These are just some of the conditions why a person might be better off sleeping alone. And if either you or your partner exhibits one or more of these conditions, it could already be interrupting with how well you both sleep.
Get Excited to Sleep With Each Other Again
There is such a thing as being too close in long-term relationships. While sleeping on the same bed shows love and devotion, too much physical proximity can also result in dwindling physical desire.
If this happens, it doesn’t mean that you’re no longer in love. It’s just how humans are built. While sleep relies on feelings of safety and security, sex is more primal and dangerous.
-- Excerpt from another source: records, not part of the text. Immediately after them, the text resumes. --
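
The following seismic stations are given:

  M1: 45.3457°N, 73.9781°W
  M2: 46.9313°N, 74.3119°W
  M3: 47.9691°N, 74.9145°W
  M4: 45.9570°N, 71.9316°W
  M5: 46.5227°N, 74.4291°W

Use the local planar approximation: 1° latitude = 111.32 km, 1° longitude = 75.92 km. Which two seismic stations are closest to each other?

M2 and M5

Pairwise distances:
M2–M5: √((-0.4086·111.32)² + (-0.1172·75.92)²) = √(2068.917247 + 79.171272) = 46.3475 km
M2–M3: √((1.0378·111.32)² + (-0.6026·75.92)²) = √(13346.694754 + 2093.006868) = 124.2566 km
M1–M5: √((1.1770·111.32)² + (-0.4510·75.92)²) = √(17167.194239 + 1172.372122) = 135.4237 km
M3–M5: √((-1.4464·111.32)² + (0.4854·75.92)²) = √(25925.266032 + 1358.038064) = 165.1766 km
M1–M4: √((0.6113·111.32)² + (2.0465·75.92)²) = √(4630.791068 + 24139.923907) = 169.6193 km
M1–M2: √((1.5856·111.32)² + (-0.3338·75.92)²) = √(31155.424257 + 642.221830) = 178.3189 km
M4–M5: √((0.5657·111.32)² + (-2.4975·75.92)²) = √(3965.689914 + 35952.027944) = 199.7942 km
M2–M4: √((-0.9743·111.32)² + (2.3803·75.92)²) = √(11763.371167 + 32656.962840) = 210.7613 km
M1–M3: √((2.6234·111.32)² + (-0.9364·75.92)²) = √(85285.543953 + 5053.999666) = 300.5654 km
M3–M4: √((-2.0121·111.32)² + (2.9829·75.92)²) = √(50170.163626 + 51284.932366) = 318.5202 km
Closest pair: M2–M5 at 46.3475 km.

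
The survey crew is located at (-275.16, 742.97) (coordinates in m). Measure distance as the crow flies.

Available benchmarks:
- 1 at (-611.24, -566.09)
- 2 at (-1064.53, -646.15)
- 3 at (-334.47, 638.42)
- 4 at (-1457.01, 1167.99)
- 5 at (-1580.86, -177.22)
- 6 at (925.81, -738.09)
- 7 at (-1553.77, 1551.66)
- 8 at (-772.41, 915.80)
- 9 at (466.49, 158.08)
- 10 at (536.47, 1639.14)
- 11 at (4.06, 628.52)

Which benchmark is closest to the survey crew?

3

Distances from (-275.16, 742.97):
1: √((-336.08)² + (-1309.06)²) = √(112949.7664 + 1713638.0836) = 1351.51 m
2: √((-789.37)² + (-1389.12)²) = √(623104.9969 + 1929654.3744) = 1597.74 m
3: √((-59.31)² + (-104.55)²) = √(3517.6761 + 10930.7025) = 120.20 m
4: √((-1181.85)² + (425.02)²) = √(1396769.4225 + 180642.0004) = 1255.95 m
5: √((-1305.70)² + (-920.19)²) = √(1704852.4900 + 846749.6361) = 1597.37 m
6: √((1200.97)² + (-1481.06)²) = √(1442328.9409 + 2193538.7236) = 1906.80 m
7: √((-1278.61)² + (808.69)²) = √(1634843.5321 + 653979.5161) = 1512.89 m
8: √((-497.25)² + (172.83)²) = √(247257.5625 + 29870.2089) = 526.43 m
9: √((741.65)² + (-584.89)²) = √(550044.7225 + 342096.3121) = 944.53 m
10: √((811.63)² + (896.17)²) = √(658743.2569 + 803120.6689) = 1209.08 m
11: √((279.22)² + (-114.45)²) = √(77963.8084 + 13098.8025) = 301.77 m
Minimum: 3 at 120.20 m.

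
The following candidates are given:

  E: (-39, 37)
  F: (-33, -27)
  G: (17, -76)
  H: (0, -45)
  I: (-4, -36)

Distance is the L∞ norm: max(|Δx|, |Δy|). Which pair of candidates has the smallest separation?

H and I

Pairwise distances:
H–I: 9
F–I: 29
G–H: 31
F–H: 33
G–I: 40
F–G: 50
E–F: 64
E–I: 73
E–H: 82
E–G: 113
Closest pair: H–I at 9.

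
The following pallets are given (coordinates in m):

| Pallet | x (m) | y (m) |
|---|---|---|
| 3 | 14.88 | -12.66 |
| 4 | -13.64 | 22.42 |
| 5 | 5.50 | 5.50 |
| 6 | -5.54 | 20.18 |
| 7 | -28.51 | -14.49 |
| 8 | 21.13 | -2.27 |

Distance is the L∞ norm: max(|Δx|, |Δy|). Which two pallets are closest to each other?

4 and 6

Pairwise distances:
3–4: max(|-28.52|, |35.08|) = 35.08 m
3–5: max(|-9.38|, |18.16|) = 18.16 m
3–6: max(|-20.42|, |32.84|) = 32.84 m
3–7: max(|-43.39|, |-1.83|) = 43.39 m
3–8: max(|6.25|, |10.39|) = 10.39 m
4–5: max(|19.14|, |-16.92|) = 19.14 m
4–6: max(|8.10|, |-2.24|) = 8.10 m
4–7: max(|-14.87|, |-36.91|) = 36.91 m
4–8: max(|34.77|, |-24.69|) = 34.77 m
5–6: max(|-11.04|, |14.68|) = 14.68 m
5–7: max(|-34.01|, |-19.99|) = 34.01 m
5–8: max(|15.63|, |-7.77|) = 15.63 m
6–7: max(|-22.97|, |-34.67|) = 34.67 m
6–8: max(|26.67|, |-22.45|) = 26.67 m
7–8: max(|49.64|, |12.22|) = 49.64 m
Closest pair: 4–6 at 8.10 m.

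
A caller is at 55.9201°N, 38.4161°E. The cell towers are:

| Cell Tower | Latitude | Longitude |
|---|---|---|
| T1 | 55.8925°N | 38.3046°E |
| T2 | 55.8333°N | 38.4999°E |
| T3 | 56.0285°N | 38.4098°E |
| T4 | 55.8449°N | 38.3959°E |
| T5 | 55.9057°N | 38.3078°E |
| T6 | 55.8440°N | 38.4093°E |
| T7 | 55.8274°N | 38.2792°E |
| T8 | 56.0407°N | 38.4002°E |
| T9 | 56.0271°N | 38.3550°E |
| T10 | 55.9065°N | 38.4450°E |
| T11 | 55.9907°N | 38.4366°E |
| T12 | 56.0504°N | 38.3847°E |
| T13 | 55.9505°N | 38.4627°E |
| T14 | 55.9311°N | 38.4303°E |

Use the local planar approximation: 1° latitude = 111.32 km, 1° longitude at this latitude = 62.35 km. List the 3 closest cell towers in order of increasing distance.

Distances from 55.9201°N, 38.4161°E:
T1: 7.6007 km
T2: 10.9848 km
T3: 12.0735 km
T4: 8.4655 km
T5: 6.9402 km
T6: 8.4821 km
T7: 13.3921 km
T8: 13.4617 km
T9: 12.5056 km
T10: 2.3535 km
T11: 7.9625 km
T12: 14.6365 km
T13: 4.4603 km
T14: 1.5111 km
Sorted: T14 (1.5111 km) < T10 (2.3535 km) < T13 (4.4603 km) < T5 (6.9402 km) < T1 (7.6007 km) < …

T14, T10, T13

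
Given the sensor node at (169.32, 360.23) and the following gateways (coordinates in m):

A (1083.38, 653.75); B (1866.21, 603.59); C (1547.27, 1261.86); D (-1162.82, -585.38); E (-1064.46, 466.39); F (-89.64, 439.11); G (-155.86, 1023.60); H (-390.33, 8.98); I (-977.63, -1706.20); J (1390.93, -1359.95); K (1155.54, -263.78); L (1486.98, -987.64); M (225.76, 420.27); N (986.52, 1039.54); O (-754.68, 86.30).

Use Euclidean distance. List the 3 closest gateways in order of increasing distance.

Distances from (169.32, 360.23):
A: √((914.06)² + (293.52)²) = √(835505.6836 + 86153.9904) = 960.03 m
B: √((1696.89)² + (243.36)²) = √(2879435.6721 + 59224.0896) = 1714.25 m
C: √((1377.95)² + (901.63)²) = √(1898746.2025 + 812936.6569) = 1646.72 m
D: √((-1332.14)² + (-945.61)²) = √(1774596.9796 + 894178.2721) = 1633.64 m
E: √((-1233.78)² + (106.16)²) = √(1522213.0884 + 11269.9456) = 1238.34 m
F: √((-258.96)² + (78.88)²) = √(67060.2816 + 6222.0544) = 270.71 m
G: √((-325.18)² + (663.37)²) = √(105742.0324 + 440059.7569) = 738.78 m
H: √((-559.65)² + (-351.25)²) = √(313208.1225 + 123376.5625) = 660.75 m
I: √((-1146.95)² + (-2066.43)²) = √(1315494.3025 + 4270132.9449) = 2363.39 m
J: √((1221.61)² + (-1720.18)²) = √(1492330.9921 + 2959019.2324) = 2109.82 m
K: √((986.22)² + (-624.01)²) = √(972629.8884 + 389388.4801) = 1167.06 m
L: √((1317.66)² + (-1347.87)²) = √(1736227.8756 + 1816753.5369) = 1884.94 m
M: √((56.44)² + (60.04)²) = √(3185.4736 + 3604.8016) = 82.40 m
N: √((817.20)² + (679.31)²) = √(667815.8400 + 461462.0761) = 1062.67 m
O: √((-924.00)² + (-273.93)²) = √(853776.0000 + 75037.6449) = 963.75 m
Sorted: M (82.40 m) < F (270.71 m) < H (660.75 m) < G (738.78 m) < A (960.03 m) < …

M, F, H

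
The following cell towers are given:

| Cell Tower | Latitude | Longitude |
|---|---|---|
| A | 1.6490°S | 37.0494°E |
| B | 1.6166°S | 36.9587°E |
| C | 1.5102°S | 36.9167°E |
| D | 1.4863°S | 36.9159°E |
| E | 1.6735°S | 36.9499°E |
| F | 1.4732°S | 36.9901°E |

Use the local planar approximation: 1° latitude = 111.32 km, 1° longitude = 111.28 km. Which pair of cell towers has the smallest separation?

C and D

Pairwise distances:
C–D: √((0.0239·111.32)² + (-0.0008·111.28)²) = √(7.078516 + 0.007925) = 2.6620 km
B–E: √((-0.0569·111.32)² + (-0.0088·111.28)²) = √(40.120924 + 0.958958) = 6.4094 km
D–F: √((0.0131·111.32)² + (0.0742·111.28)²) = √(2.126616 + 68.177653) = 8.3848 km
C–F: √((0.0370·111.32)² + (0.0734·111.28)²) = √(16.964843 + 66.715440) = 9.1477 km
A–B: √((0.0324·111.32)² + (-0.0907·111.28)²) = √(13.008775 + 101.870587) = 10.7182 km
A–E: √((-0.0245·111.32)² + (-0.0995·111.28)²) = √(7.438383 + 122.597156) = 11.4033 km
B–C: √((0.1064·111.32)² + (-0.0420·111.28)²) = √(140.290948 + 21.844033) = 12.7332 km
B–D: √((0.1303·111.32)² + (-0.0428·111.28)²) = √(210.394909 + 22.684111) = 15.2669 km
B–F: √((0.1434·111.32)² + (0.0314·111.28)²) = √(254.826564 + 12.209378) = 16.3412 km
C–E: √((-0.1633·111.32)² + (0.0332·111.28)²) = √(330.459898 + 13.649301) = 18.5502 km
A–F: √((0.1758·111.32)² + (-0.0593·111.28)²) = √(382.987092 + 43.545534) = 20.6527 km
D–E: √((-0.1872·111.32)² + (0.0340·111.28)²) = √(434.268256 + 14.315024) = 21.1798 km
A–C: √((0.1388·111.32)² + (-0.1327·111.28)²) = √(238.740076 + 218.060036) = 21.3729 km
E–F: √((0.2003·111.32)² + (0.0402·111.28)²) = √(497.173868 + 20.011809) = 22.7417 km
A–D: √((0.1627·111.32)² + (-0.1335·111.28)²) = √(328.035995 + 220.697171) = 23.4251 km
Closest pair: C–D at 2.6620 km.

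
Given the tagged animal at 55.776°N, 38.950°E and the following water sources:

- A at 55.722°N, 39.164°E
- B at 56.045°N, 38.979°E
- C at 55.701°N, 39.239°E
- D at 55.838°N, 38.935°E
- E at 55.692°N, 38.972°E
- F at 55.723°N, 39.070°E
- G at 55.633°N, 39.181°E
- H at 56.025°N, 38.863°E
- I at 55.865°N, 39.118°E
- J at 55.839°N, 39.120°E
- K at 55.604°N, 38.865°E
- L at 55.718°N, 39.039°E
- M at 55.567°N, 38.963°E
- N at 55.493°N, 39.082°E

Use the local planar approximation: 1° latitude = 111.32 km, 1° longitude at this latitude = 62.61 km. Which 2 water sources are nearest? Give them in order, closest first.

Distances from 55.776°N, 38.950°E:
A: 14.685 km
B: 30.000 km
C: 19.928 km
D: 6.965 km
E: 9.452 km
F: 9.553 km
G: 21.508 km
H: 28.249 km
I: 14.450 km
J: 12.746 km
K: 19.873 km
L: 8.529 km
M: 23.280 km
N: 32.570 km
Sorted: D (6.965 km) < L (8.529 km) < E (9.452 km) < F (9.553 km) < …

D, L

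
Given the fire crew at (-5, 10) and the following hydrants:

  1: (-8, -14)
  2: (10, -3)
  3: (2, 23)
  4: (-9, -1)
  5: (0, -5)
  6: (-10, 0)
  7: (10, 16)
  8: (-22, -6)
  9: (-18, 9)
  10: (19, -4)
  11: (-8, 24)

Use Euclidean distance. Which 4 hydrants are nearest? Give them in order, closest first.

Distances from (-5, 10):
1: 24.2
2: 19.8
3: 14.8
4: 11.7
5: 15.8
6: 11.2
7: 16.2
8: 23.3
9: 13.0
10: 27.8
11: 14.3
Sorted: 6 (11.2) < 4 (11.7) < 9 (13.0) < 11 (14.3) < 3 (14.8) < 5 (15.8) < …

6, 4, 9, 11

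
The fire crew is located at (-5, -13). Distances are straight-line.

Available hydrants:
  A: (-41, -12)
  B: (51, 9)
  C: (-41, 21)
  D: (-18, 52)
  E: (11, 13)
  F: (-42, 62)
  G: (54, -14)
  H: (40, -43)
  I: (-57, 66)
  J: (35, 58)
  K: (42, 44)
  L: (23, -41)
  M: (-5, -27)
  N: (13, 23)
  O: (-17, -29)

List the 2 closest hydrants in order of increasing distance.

M, O

Distances from (-5, -13):
A: √((-36)² + (1)²) = √(1296.000 + 1.000) = 36.0
B: √((56)² + (22)²) = √(3136.000 + 484.000) = 60.2
C: √((-36)² + (34)²) = √(1296.000 + 1156.000) = 49.5
D: √((-13)² + (65)²) = √(169.000 + 4225.000) = 66.3
E: √((16)² + (26)²) = √(256.000 + 676.000) = 30.5
F: √((-37)² + (75)²) = √(1369.000 + 5625.000) = 83.6
G: √((59)² + (-1)²) = √(3481.000 + 1.000) = 59.0
H: √((45)² + (-30)²) = √(2025.000 + 900.000) = 54.1
I: √((-52)² + (79)²) = √(2704.000 + 6241.000) = 94.6
J: √((40)² + (71)²) = √(1600.000 + 5041.000) = 81.5
K: √((47)² + (57)²) = √(2209.000 + 3249.000) = 73.9
L: √((28)² + (-28)²) = √(784.000 + 784.000) = 39.6
M: √((0)² + (-14)²) = √(0.000 + 196.000) = 14.0
N: √((18)² + (36)²) = √(324.000 + 1296.000) = 40.2
O: √((-12)² + (-16)²) = √(144.000 + 256.000) = 20.0
Sorted: M (14.0) < O (20.0) < E (30.5) < A (36.0) < …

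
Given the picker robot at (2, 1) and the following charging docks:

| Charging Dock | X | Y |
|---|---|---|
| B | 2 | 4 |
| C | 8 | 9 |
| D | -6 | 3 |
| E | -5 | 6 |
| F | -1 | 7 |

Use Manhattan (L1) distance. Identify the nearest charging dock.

B

Distances from (2, 1):
B: 3
C: 14
D: 10
E: 12
F: 9
Minimum: B at 3.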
If you’ve been having some problems with intimacy, the physical separation of different beds can only do wonders for your sex life. Instead of ‘having’ to sleep beside one another, you can choose which nights you’d like to spend together.
You can even choose which bed you want to sleep in, or whether or not you actually want to sleep together after making love. You can even surprise each other with some unexpected midnight action every once in awhile (just make sure you have keys to each other’s rooms).
Sleeping separately presents many opportunities for tantalizing encounters.
If you’re still skeptical about doing it, why not just try it for a couple weeks or months? It could give both of you some much-needed high quality sleep, rekindle your sex life, and allow you both to be a more giving and caring lover. Good sleep fosters good relationships and vice versa; separate beds could be the key to both.